Published: 15th December 2018
How Alisha Abdullah is going to stop people from racing illegally on Chennai's streets
The popular racer tells us that her inter-college racing event is a start of a bigger plan that she has to make racers out of speed demons
Alisha Abdullah is a badass. It would be easy to say that if a girl likes superbikes and speeds in excess of 320 kmph, she's A-grade badass material, but when it comes to Alisha, there's a whole lot more to it. Thousands of laps around some of the country's most loopy circuits at speeds that would make speed guns chafe, the 29-year-old racer is all about responsibility right now.
You read that right. Even people with a propensity for speed have a distinct sense of responsibility. And beyond getting young people to race responsibly and with the right safety gear, South India's most-recognised (and most-podium-ed) woman racer now has a whole new mission - to take reckless street drag racers and put them on the circuit.
Ahead of her inter-collegiate racing championship, we caught with Alisha on life, racing, renegade biking and how she plans to make Chennai's streets racer-free soon. Excerpts from a rapid conversation:
When did this yearning to start a new academy for racing begin? Obviously, the first attempt wasn't quite the way you hoped it would be.
I started a bike-racing academy for women three years back. The Academy was full of women but I couldn't beat the sustainability factor. There were women who took the academy for granted because everything that academy had to offer was free of cost. It was a very difficult phase for me and I had to eventually shut it down. Last year, I decided to open a car-racing academy which solely focussed on youngsters and their passion for the sport. The academy also has a bike-racing team that goes on a talent-hunt for individuals who are passionate about the sport. I also sponsor these individuals who can't afford racing. We will be ending the year with 'The Intercollege Battle' which will be conducted on December 16, to showcase the talent of all passionate college-going racers. We are all super-excited about it. We have more planned for 2019. Our rigorous talent-hunt for bike racers will begin next year.
That's exciting. But will this help bring down the number of illegal racers and speed demons on the streets?
We will be recruiting individuals who illegally race around public spaces and those who systemically indulge in rash riding. We will bring them to the race tracks. We are going campaigning around malls, IT parks, and colleges. After a few rounds of selections, we will be shortlisting the number of riders who will be subject to training for national championships.
Racing has been stereotyped as a male-dominated sport. You've obviously done a lot towards breaking that stereotype. How has that worked for you?
Racing is for men - How often have we heard that phrase? And that phrase is not just limited to that particular sport but in every aspect of life. But I am not one to just keep absorbing sexist statements like this. Now we have a little more than what it used to be, for a woman racer, but the real problem is when women compete with women. We all have to accept the hard truth that men are physically stronger and that is an added advantage in this field, but we as women are mentally stronger. All we have to do is the leverage that mental strength and work on our fitness and then go ahead with competing against men to get better at what we do. I idolise Mary Kom for that very reason. Post-practice, she competes with men in the ring. I always tell my girls to keep the idea of competing with men as a benchmark and that is how that stereotype can be broken.

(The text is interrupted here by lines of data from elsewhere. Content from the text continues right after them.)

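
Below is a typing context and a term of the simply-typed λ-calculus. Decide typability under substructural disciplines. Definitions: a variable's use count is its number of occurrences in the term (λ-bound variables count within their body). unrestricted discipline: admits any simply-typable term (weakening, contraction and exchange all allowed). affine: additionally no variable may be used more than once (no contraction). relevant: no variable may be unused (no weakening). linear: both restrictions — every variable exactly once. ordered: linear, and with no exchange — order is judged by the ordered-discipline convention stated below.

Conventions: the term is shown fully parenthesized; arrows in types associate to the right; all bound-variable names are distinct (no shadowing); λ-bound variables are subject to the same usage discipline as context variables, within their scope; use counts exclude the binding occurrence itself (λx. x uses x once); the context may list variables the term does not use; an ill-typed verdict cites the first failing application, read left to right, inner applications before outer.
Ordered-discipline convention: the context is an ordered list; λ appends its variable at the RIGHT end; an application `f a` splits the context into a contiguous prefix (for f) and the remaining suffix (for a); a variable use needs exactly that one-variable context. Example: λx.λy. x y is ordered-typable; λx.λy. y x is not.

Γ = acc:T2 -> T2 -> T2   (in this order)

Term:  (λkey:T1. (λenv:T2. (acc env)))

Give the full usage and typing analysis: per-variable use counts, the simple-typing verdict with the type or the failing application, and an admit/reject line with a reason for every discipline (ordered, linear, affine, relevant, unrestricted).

use counts: acc=1; key [bound]=0; env [bound]=1
uses in reading order: acc, env
typing: the term checks, with type T1 -> T2 -> T2 -> T2
ordered ✗ (key never used (weakening))
linear ✗ (key never used (weakening))
affine ✓ (no duplicate uses among acc, key, env)
relevant ✗ (key never used (weakening))
unrestricted ✓ (simply typable at T1 -> T2 -> T2 -> T2; W, C, E all held)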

You got a taste of the track when you were very young. How did it feel to win your first MRF national Go-Karting Championship when you were 13?
It was a long time ago and the most intriguing part of the competition was competing with boys. These boys are now big-racers in India. I started off racing when I was eight years old. All these boys were trying to push me off because they didn't want a girl to prove herself better. It was a mix of drama and crying and being bullied for being a girl. Did that push my self-esteem low? No, it did not. I just learned to deal with it and make myself stronger at that tender age. This has just made me a lot more head-strong now. It definitely is an experience to remember.
Since your father was your biggest source of inspiration and motivation, what was the best advise he gave you?
It's a funny story. My dad always told that me that I was not good and I needed to set a benchmark to get better every time I was on the racetrack. You would think that would pull me down. Instead, it just pushed me to work harder and get better at it by the day. I owe all my achievements to dad and he still never fails to bring out the best in me
With India heavily inclined towards cricket, is racing getting any support from the general environment - fans, sponsors etc?
Cricket has dominated every sport in India and motorsport is a very niche and expensive sport. Competing against cricket would be a massive hurdle to overcome. I am trying so hard on my part raise awareness on the sport, which is why I have initiated campaigns and programmes on the racetrack and have involved school children and youngsters in motorsports. I am doing my part for the betterment and accessibility of the sport and can only hope that we soon build a motorsport community.
That sounds great. Do you have any advice for aspiring racers?
Winning one race on track should not be the end result. One win should be treated as a stepping stone to the next win and it should go on. Don't stop, the sky is your limit.